Philosophy and Query to Find Duplicate Records

I was inspired today to pass on my method for finding dupliate records.  I'm sure we could put together a SP to generate the duplicate records query for a given table, but that's not how I roll today…today, it's about the journey.

First understand that a duplicate record is whatever you say it is.  If your table has a unique column – for examlpe, an IDENTITY column as the surrogate primary key – you can't include that in your query, or you'll never find duplicate rows.  And there are certain other things that may not count in terms of duplicates…for example, a LastModifiedDate column. Maybe you don't care if two rows have different modified by dates, and it's only the data that counts.  It's your database, your business rules…only you know for sure what counts as a dupe.

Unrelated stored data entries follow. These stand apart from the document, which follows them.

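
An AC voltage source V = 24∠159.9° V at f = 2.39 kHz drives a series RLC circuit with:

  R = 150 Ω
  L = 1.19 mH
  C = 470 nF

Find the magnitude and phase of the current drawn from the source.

Step 1 — Angular frequency: ω = 2π·f = 2π·2390 = 1.502e+04 rad/s.
Step 2 — Component impedances:
  R: Z = R = 150 Ω
  L: Z = jωL = j·1.502e+04·0.00119 = 0 + j17.87 Ω
  C: Z = 1/(jωC) = -j/(ω·C) = 0 - j141.7 Ω
Step 3 — Series combination: Z_total = R + L + C = 150 - j123.8 Ω = 194.5∠-39.5° Ω.
Step 4 — Source phasor: V = 24∠159.9° V = -22.54 + j8.248 V.
Step 5 — Ohm's law: I = V / Z_total = (-22.54 + j8.248) / (150 - j123.8) = -0.1164 - j0.04106 A.
Step 6 — Convert to polar: |I| = 0.1234 A, ∠I = -160.6°.

I = 0.1234∠-160.6° A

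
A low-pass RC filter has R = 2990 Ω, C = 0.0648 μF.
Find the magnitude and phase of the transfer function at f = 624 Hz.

Step 1 — Angular frequency: ω = 2π·624 = 3921 rad/s.
Step 2 — Transfer function: H(jω) = 1/(1 + jωRC).
Step 3 — Denominator: 1 + jωRC = 1 + j·3921·2990·6.48e-08 = 1 + j0.7596.
Step 4 — H = 0.6341 - j0.4817.
Step 5 — Magnitude: |H| = 0.7963 (-2.0 dB); phase: φ = -37.2°.

|H| = 0.7963 (-2.0 dB), φ = -37.2°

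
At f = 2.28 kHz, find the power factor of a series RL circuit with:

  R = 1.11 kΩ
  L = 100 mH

Step 1 — Angular frequency: ω = 2π·f = 2π·2280 = 1.433e+04 rad/s.
Step 2 — Component impedances:
  R: Z = R = 1110 Ω
  L: Z = jωL = j·1.433e+04·0.1 = 0 + j1433 Ω
Step 3 — Series combination: Z_total = R + L = 1110 + j1433 Ω = 1812∠52.2° Ω.
Step 4 — Power factor: PF = cos(φ) = Re(Z)/|Z| = 1110/1812.3 = 0.6125.
Step 5 — Type: Im(Z) = 1433 ⇒ lagging (phase φ = 52.2°).

PF = 0.6125 (lagging, φ = 52.2°)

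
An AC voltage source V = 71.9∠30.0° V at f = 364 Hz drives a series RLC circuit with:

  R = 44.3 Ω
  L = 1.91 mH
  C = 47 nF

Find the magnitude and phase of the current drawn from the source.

Step 1 — Angular frequency: ω = 2π·f = 2π·364 = 2287 rad/s.
Step 2 — Component impedances:
  R: Z = R = 44.3 Ω
  L: Z = jωL = j·2287·0.00191 = 0 + j4.368 Ω
  C: Z = 1/(jωC) = -j/(ω·C) = 0 - j9303 Ω
Step 3 — Series combination: Z_total = R + L + C = 44.3 - j9299 Ω = 9299∠-89.7° Ω.
Step 4 — Source phasor: V = 71.9∠30.0° V = 62.27 + j35.95 V.
Step 5 — Ohm's law: I = V / Z_total = (62.27 + j35.95) / (44.3 - j9299) = -0.003834 + j0.006715 A.
Step 6 — Convert to polar: |I| = 0.007732 A, ∠I = 119.7°.

I = 0.007732∠119.7° A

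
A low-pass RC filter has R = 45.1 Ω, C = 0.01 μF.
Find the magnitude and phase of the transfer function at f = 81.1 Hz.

Step 1 — Angular frequency: ω = 2π·81.1 = 509.6 rad/s.
Step 2 — Transfer function: H(jω) = 1/(1 + jωRC).
Step 3 — Denominator: 1 + jωRC = 1 + j·509.6·45.1·1e-08 = 1 + j0.0002298.
Step 4 — H = 1 - j0.0002298.
Step 5 — Magnitude: |H| = 1 (-0.0 dB); phase: φ = -0.0°.

|H| = 1 (-0.0 dB), φ = -0.0°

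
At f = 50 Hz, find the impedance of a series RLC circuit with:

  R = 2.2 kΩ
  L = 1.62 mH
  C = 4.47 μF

Step 1 — Angular frequency: ω = 2π·f = 2π·50 = 314.2 rad/s.
Step 2 — Component impedances:
  R: Z = R = 2200 Ω
  L: Z = jωL = j·314.2·0.00162 = 0 + j0.5089 Ω
  C: Z = 1/(jωC) = -j/(ω·C) = 0 - j712.1 Ω
Step 3 — Series combination: Z_total = R + L + C = 2200 - j711.6 Ω = 2312∠-17.9° Ω.

Z = 2200 - j711.6 Ω = 2312∠-17.9° Ω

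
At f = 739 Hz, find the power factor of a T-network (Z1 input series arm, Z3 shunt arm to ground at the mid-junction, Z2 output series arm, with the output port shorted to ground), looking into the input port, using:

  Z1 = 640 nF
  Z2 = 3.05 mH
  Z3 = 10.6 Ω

Step 1 — Angular frequency: ω = 2π·f = 2π·739 = 4643 rad/s.
Step 2 — Component impedances:
  Z1: Z = 1/(jωC) = -j/(ω·C) = 0 - j336.5 Ω
  Z2: Z = jωL = j·4643·0.00305 = 0 + j14.16 Ω
  Z3: Z = R = 10.6 Ω
Step 3 — With the output port shorted to ground, the output series arm Z2 runs from the junction to ground; the shunt arm Z3 also runs from the junction to ground. They appear in parallel: Z3 || Z2 = 6.794 + j5.085 Ω.
Step 4 — Series with input arm Z1: Z_in = Z1 + (Z3 || Z2) = 6.794 - j331.4 Ω = 331.5∠-88.8° Ω.
Step 5 — Power factor: PF = cos(φ) = Re(Z)/|Z| = 6.794/331.5 = 0.02049.
Step 6 — Type: Im(Z) = -331.4 ⇒ leading (phase φ = -88.8°).

PF = 0.02049 (leading, φ = -88.8°)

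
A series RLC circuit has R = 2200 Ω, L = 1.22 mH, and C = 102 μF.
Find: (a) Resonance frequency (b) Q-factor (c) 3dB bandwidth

Step 1 — Resonance: ω₀ = 1/√(LC) = 1/√(0.00122·0.000102) = 2835 rad/s.
Step 2 — f₀ = ω₀/(2π) = 451.2 Hz.
Step 3 — Series Q: Q = ω₀L/R = 2835·0.00122/2200 = 0.001572.
Step 4 — Bandwidth: Δω = ω₀/Q = 1.803e+06 rad/s; BW = Δω/(2π) = 2.87e+05 Hz.

(a) f₀ = 451.2 Hz  (b) Q = 0.001572  (c) BW = 2.87e+05 Hz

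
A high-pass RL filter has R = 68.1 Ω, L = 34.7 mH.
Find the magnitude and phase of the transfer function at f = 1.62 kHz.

Step 1 — Angular frequency: ω = 2π·1620 = 1.018e+04 rad/s.
Step 2 — Transfer function: H(jω) = jωL/(R + jωL).
Step 3 — Numerator jωL = j·353.2; denominator R + jωL = 68.1 + j353.2.
Step 4 — H = 0.9642 + j0.1859.
Step 5 — Magnitude: |H| = 0.9819 (-0.2 dB); phase: φ = 10.9°.

|H| = 0.9819 (-0.2 dB), φ = 10.9°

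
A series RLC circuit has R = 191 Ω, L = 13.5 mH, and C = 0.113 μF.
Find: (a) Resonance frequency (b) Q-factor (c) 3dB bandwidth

Step 1 — Resonance: ω₀ = 1/√(LC) = 1/√(0.0135·1.13e-07) = 2.56e+04 rad/s.
Step 2 — f₀ = ω₀/(2π) = 4075 Hz.
Step 3 — Series Q: Q = ω₀L/R = 2.56e+04·0.0135/191 = 1.81.
Step 4 — Bandwidth: Δω = ω₀/Q = 1.415e+04 rad/s; BW = Δω/(2π) = 2252 Hz.

(a) f₀ = 4075 Hz  (b) Q = 1.81  (c) BW = 2252 Hz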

So given that, here's the basic rundown for getting duplicate rows:

SELECT count(*) as NumberOfRows,

  firstName ,

  lastName ,

  phoneNumber ,

  customerAccount

FROM Customer

GROUP BY firstName ,

  lastName ,
  phoneNumber ,

  customerAccount

HAVING COUNT(*) > 1

Notice that we included a count(*) in the select list, just to see how many duplicates are in the table (it's not actually required, just nice to have).  Otherwise, the select list is the same as the GROUP BY list.  HAVING COUNT(*) > 1 lets us return only the rows that have duplicates.  Finally, I often include a MAX(CustomerID) and/or MIN(CustomerID) in the SELECT list, to get the first and last instances of the dulpicated rows.  That can come in handy when you want to alter or delete all but the most recent duplicate in each group.  But that's a blog for another day.  What they hay, let's see the query with the MIN and MAX:

SELECT count(*) as NumberOfRows,

  MIN(CustomerID),

  MAX(CustomerID),

  firstName ,

  lastName ,

  phoneNumber ,

  customerAccount

FROM Customer

GROUP BY firstName ,

  lastName ,
  phoneNumber ,

  customerAccount

HAVING COUNT(*) > 1

-Jen McCown, http://www.MidnightDBA.com